Curve’s goal, he explains, is “to move to sustainability” by growing its customer base and increasing its growth margin with new revenue channels such that the business can cover its own costs. “That’s what Curve is aiming to become in the next year and a half: sustainable by itself."

Expansion plans

Of course, it was never going to be straightforward to disrupt the market in the way Bialick set out to do. One thing he certainly hasn’t lost in the more than six years he’s been at Curve is his conviction that his “over-to-top” model will emerge victorious. And banking isn’t the only market he wants to come out on top of.

With so many neo-banks and neo-brokers planning new crypto products in the wake of a surge in the price of bitcoin, it only seemed right to ask whether Curve had designs of its own.

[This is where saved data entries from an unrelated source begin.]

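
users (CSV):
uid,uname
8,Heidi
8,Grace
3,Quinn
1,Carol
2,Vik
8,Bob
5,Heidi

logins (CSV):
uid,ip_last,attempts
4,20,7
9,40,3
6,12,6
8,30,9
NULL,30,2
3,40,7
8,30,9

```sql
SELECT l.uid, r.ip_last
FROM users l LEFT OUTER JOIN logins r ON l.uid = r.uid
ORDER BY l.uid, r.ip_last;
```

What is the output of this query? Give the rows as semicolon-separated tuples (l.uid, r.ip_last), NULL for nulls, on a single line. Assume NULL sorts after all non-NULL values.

LEFT JOIN keeps every row from `users`; unmatched rows get NULL for `logins`'s columns.
Matching on l.uid = r.uid. A NULL in a compared column never satisfies the condition.
Matched pairs: 7; unmatched l rows kept: 3.

(1, NULL); (2, NULL); (3, 40); (5, NULL); (8, 30); (8, 30); (8, 30); (8, 30); (8, 30); (8, 30)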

“The entire position of Curve is over the top and bringing the ecosystem to you in your palm,” says Bialick. “So the goal is to allow you to connect or sign up to different crypto wallets like Coinbase or Bitpanda and allow the customer to buy, sell and spend crypto from Curve.”

There is no launch date for that product yet, but Curve has hired someone — Bialick would not say who — to lead the effort. I ask whether I could track the person down on LinkedIn.

“You might,” he grins. “We have a special title for him especially because of that.” 

Bialick also reckons Curve’s model is primed for success in the US — a major battleground for most of the UK and Europe’s marquee fintech firms (including Revolut, TransferWise, Monzo and N26).

The company set up its US office and team — which is led by Gauss Ventures advisor Amanda Orson — in February 2020. It plans to formally launch its US service in June.

“We’re going to the affluent retail customers in the US with a message: ‘All your cards in one, simplify your finance. All your cards in one, double-dip rewards,’” says Bialick, explaining that Curve customers earn rewards both on their Curve card and on whatever cards sit “beneath” it.

This is, unsurprisingly by this point in the interview, a topic he gets quite enthusiastic about:

“I’m not competing with Chime or Chase or anyone else. On the contrary, Chase is doing a great job. Keep Chase! Keep PayPal! Keep Citi! But bring it all together and earn rewards on top. Now add to that the tailwinds you get from all the challengers coming to market. Better for me! More cards in your wallet. Bring it all together.”